As Ishmael gets older, he learns the story of his birth. He loves his father; the two of them hunt together and share intimacies, even though Sarah is often wary of him. Ishmael is horrified to learn of his father's early deceit. When Abraham and Sarah were young, Abraham devised a selfish scheme in which he told people they were siblings. The pharaoh took Sarah as his wife, and a plague rained down on Egypt. The fearful pharaoh sent Abraham and Sarah away, but he gave them a human parting gift: his daughter, Hagar. Ishmael grapples with his position. He is his father's only son, but also his slave. This relationship is further complicated when the ninety-year-old Sarah gives birth to a son named Isaac.

Rachel gives birth to a son named David. Sam is instantly taken with the child, though his affection for the baby does little to assuage his anger. Sam's father, distracted by his new family, neglects Sam, which makes the teen angrier still. For instance, Sam's father leaves Sam's church performance early, claiming that he needs to get home to tuck David into bed. But the child also inspires Sam to work to overcome his anger. He tries to form a better relationship with Rachel, and makes an effort to reach out to his father. Just as Sam begins to settle into a routine with his new, other family, another shoe drops: Sam's father, Rachel, and David are moving to California. Sam does not see them off.

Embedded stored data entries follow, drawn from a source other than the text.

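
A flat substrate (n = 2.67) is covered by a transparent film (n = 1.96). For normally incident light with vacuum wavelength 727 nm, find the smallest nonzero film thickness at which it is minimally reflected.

At the upper boundary (n = 1.0 to n = 1.96) the reflected ray undergoes a half-wave phase shift.
Bottom surface (1.96 → 2.67): reflection off a higher-index medium gives a half-wave phase shift.
The two reflections carry the same phase change, so no net offset.
For weak reflection here: 2 n t = (m + ½) λ.
Minimum at m = 0: t = λ / (4 n) = 727 / (4 × 1.96) = 92.7 nm.

92.7 nm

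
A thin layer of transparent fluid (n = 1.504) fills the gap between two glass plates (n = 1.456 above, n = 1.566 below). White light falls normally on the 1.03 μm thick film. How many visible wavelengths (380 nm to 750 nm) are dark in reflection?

At the upper boundary (n = 1.456 to n = 1.504) the reflected ray undergoes a half-wave phase shift.
Bottom surface (1.504 → 1.566): reflection off a higher-index medium gives a half-wave phase shift.
Zero or two π shifts → no net half-wave offset.
With no net inversion, destructive interference in reflection requires 2 n t = (m + ½) λ.
λ = 2 n t / (m + ½) = 3098 / (m + ½) nm.
m=3: 885 nm (IR); m=4: 688 nm (visible); m=5: 563 nm (visible); m=6: 477 nm (visible); m=7: 413 nm (visible); m=8: 364 nm (UV).

4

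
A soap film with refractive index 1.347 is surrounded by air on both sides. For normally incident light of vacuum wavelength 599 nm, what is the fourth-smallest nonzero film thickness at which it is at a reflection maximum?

778 nm

Top surface (1.0 → 1.347): reflection off a higher-index medium gives a half-wave phase shift.
At the lower boundary (n = 1.347 to n = 1.0) the reflected ray undergoes no phase shift.
Net: one phase inversion between the two reflected rays.
So the condition for constructive reflection is 2 n t = (m + ½) λ.
The fourth-smallest nonzero thickness corresponds to m = 3: t = (m + ½) λ / (2 n) = 3.50 × 599 / (2 × 1.347) = 778 nm.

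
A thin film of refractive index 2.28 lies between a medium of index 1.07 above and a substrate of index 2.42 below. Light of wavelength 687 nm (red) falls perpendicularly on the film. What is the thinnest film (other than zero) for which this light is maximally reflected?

151 nm

Top surface (1.07 → 2.28): reflection off a higher-index medium gives a half-wave phase shift.
At the lower boundary (n = 2.28 to n = 2.42) the reflected ray undergoes a half-wave phase shift.
Zero or two π shifts → no net half-wave offset.
With no net inversion, constructive interference in reflection requires 2 n t = m λ.
Minimum nonzero at m = 1: t = λ / (2 n) = 687 / (2 × 2.28) = 151 nm.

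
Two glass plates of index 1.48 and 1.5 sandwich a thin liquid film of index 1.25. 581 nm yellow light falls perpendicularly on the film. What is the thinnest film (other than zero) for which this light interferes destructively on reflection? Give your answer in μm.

0.232 μm

At the upper boundary (n = 1.48 to n = 1.25) the reflected ray undergoes no phase shift.
Bottom surface (1.25 → 1.5): reflection off a higher-index medium gives a half-wave phase shift.
The two reflections differ by half a wavelength.
So the condition for destructive reflection is 2 n t = m λ.
Minimum nonzero at m = 1: t = λ / (2 n) = 581 / (2 × 1.25) = 232 nm.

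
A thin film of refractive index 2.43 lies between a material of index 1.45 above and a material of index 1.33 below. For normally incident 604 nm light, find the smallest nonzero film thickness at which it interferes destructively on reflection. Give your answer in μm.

Top surface (1.45 → 2.43): reflection off a higher-index medium gives a half-wave phase shift.
At the lower boundary (n = 2.43 to n = 1.33) the reflected ray undergoes no phase shift.
Net: one phase inversion between the two reflected rays.
With one net inversion, destructive interference in reflection requires 2 n t = m λ.
Minimum nonzero at m = 1: t = λ / (2 n) = 604 / (2 × 2.43) = 124 nm.

0.124 μm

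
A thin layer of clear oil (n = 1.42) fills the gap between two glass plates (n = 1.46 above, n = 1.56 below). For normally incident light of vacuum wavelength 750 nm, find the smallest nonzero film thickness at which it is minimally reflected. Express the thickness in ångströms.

2641 Å

Ray reflecting at the top interface goes from n = 1.46 toward n = 1.42: no phase shift.
Ray reflecting at the bottom interface goes from n = 1.42 toward n = 1.56: a half-wave phase shift.
Net: one phase inversion between the two reflected rays.
With one net inversion, destructive interference in reflection requires 2 n t = m λ.
Minimum nonzero at m = 1: t = λ / (2 n) = 750 / (2 × 1.42) = 264 nm.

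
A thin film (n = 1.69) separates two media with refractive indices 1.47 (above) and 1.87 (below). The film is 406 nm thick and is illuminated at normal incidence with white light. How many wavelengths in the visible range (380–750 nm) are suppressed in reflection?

Ray reflecting at the top interface goes from n = 1.47 toward n = 1.69: a half-wave phase shift.
Bottom surface (1.69 → 1.87): reflection off a higher-index medium gives a half-wave phase shift.
Zero or two π shifts → no net half-wave offset.
For minimum reflection here: 2 n t = (m + ½) λ.
λ = 2 n t / (m + ½) = 1372 / (m + ½) nm.
m=1: 915 nm (IR); m=2: 549 nm (visible); m=3: 392 nm (visible); m=4: 305 nm (UV).

2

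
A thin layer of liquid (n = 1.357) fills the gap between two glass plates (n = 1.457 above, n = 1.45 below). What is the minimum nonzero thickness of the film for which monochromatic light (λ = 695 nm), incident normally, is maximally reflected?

Ray reflecting at the top interface goes from n = 1.457 toward n = 1.357: no phase shift.
At the lower boundary (n = 1.357 to n = 1.45) the reflected ray undergoes a half-wave phase shift.
Exactly one π shift → a net half-wave offset.
For maximum reflection here: 2 n t = (m + ½) λ.
Minimum at m = 0: t = λ / (4 n) = 695 / (4 × 1.357) = 128 nm.

128 nm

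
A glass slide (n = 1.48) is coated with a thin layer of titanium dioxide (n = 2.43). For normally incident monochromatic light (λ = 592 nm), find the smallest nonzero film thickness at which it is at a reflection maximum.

60.9 nm

Ray reflecting at the top interface goes from n = 1.0 toward n = 2.43: a half-wave phase shift.
Ray reflecting at the bottom interface goes from n = 2.43 toward n = 1.48: no phase shift.
Net: one phase inversion between the two reflected rays.
With one net inversion, constructive interference in reflection requires 2 n t = (m + ½) λ.
Minimum at m = 0: t = λ / (4 n) = 592 / (4 × 2.43) = 60.9 nm.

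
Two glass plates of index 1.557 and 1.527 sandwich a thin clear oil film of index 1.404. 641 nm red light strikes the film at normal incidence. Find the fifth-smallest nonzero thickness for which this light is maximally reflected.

1027 nm

Ray reflecting at the top interface goes from n = 1.557 toward n = 1.404: no phase shift.
Bottom surface (1.404 → 1.527): reflection off a higher-index medium gives a half-wave phase shift.
Net: one phase inversion between the two reflected rays.
For maximum reflection here: 2 n t = (m + ½) λ.
The fifth-smallest nonzero thickness corresponds to m = 4: t = (m + ½) λ / (2 n) = 4.50 × 641 / (2 × 1.404) = 1027 nm.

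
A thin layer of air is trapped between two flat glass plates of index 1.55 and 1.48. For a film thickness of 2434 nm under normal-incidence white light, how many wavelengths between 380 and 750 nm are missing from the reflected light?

At the upper boundary (n = 1.55 to n = 1.0) the reflected ray undergoes no phase shift.
Bottom surface (1.0 → 1.48): reflection off a higher-index medium gives a half-wave phase shift.
Net: one phase inversion between the two reflected rays.
So the condition for destructive reflection is 2 n t = m λ.
λ = 2 n t / m = 4868 / m nm.
m=6: 811 nm (IR); m=7: 695 nm (visible); m=8: 609 nm (visible); m=9: 541 nm (visible); m=10: 487 nm (visible); m=11: 443 nm (visible); m=12: 406 nm (visible); m=13: 374 nm (UV).

6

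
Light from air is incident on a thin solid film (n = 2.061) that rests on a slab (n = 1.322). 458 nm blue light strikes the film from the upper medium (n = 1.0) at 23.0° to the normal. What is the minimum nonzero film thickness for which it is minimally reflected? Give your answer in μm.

Top surface (1.0 → 2.061): reflection off a higher-index medium gives a half-wave phase shift.
Ray reflecting at the bottom interface goes from n = 2.061 toward n = 1.322: no phase shift.
The two reflections differ by half a wavelength.
So the condition for destructive reflection is 2 n t cos θ_r = m λ.
Snell's law: 1.0 sin 23.0° = 2.061 sin θ_r → sin θ_r = 0.190, cos θ_r = 0.982.
Minimum nonzero at m = 1: t = λ / (2 n cos θ_r) = 458 / (2 × 2.061 × 0.982) = 113 nm.

0.113 μm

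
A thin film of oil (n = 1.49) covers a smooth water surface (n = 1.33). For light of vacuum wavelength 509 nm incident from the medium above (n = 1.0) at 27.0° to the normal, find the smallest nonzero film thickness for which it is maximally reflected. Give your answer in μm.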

Ishmael loves Isaac despite the fact that Isaac's birth has made Ishmael's position in the family increasingly precarious. Sarah speaks openly about throwing Hagar and Ishmael out of the house—so Ishmael, as the eldest son, will not inherit any of Abraham's wealth—but Abraham resists her. At a feast to celebrate Isaac's weaning, Ishmael suffers a cruel blow when Abraham refers to Isaac as his first son—but there is worse to come. God speaks to Abraham in a dream, and Abraham banishes Hagar and Ishmael from the family. Hurt and angry, Ishmael and his mother wander the desert. They almost die of thirst, but God performs a miracle to save them. Ishmael finds solace from his anger in the love of God.

Critical Evaluation

Dark Sons was a Coretta Scott King Honor Book in 2006. At its heart it is a book about fathers and faith. Both Ishmael and Sam—who, in the book's epilogue, comes across Ishmael's story in the Bible—must grapple with the hurtful decisions of their fathers, but both find strength in their faith. (Sam says that they are both "adopted sons of a Father / who hears.") Grimes tells their stories in alternating chapters or "books" (like the Bible) that are composed of individual, free verse poems. She finds similarities in their feelings for their younger brothers (love tinged with an anger beyond their control) and notably, their wronged but still-fighting mothers. Given the strong religious message of the book, Ishmael and Sam's imperfect fathers might be a stand-in for the permutations of fate conjured by the ultimate father—God. Abraham and Sam's father make choices that hurt their sons; Grimes emphasizes that love and faith do not always equal benevolence but merely strength for weathering the storms of life.

Further Reading

  • Review of Dark Sons, by Nikki Grimes. Kirkus, 1 Aug. 2005, www.kirkusreviews.com/book-reviews/nikki-grimes/dark-sons. Accessed 25 Mar. 2017.
  • Review of Dark Sons, by Nikki Grimes. Publishers Weekly, 1 Sept. 2005, www.publishersweekly.com/978-0-7868-1888-4. Accessed 25 Mar. 2017.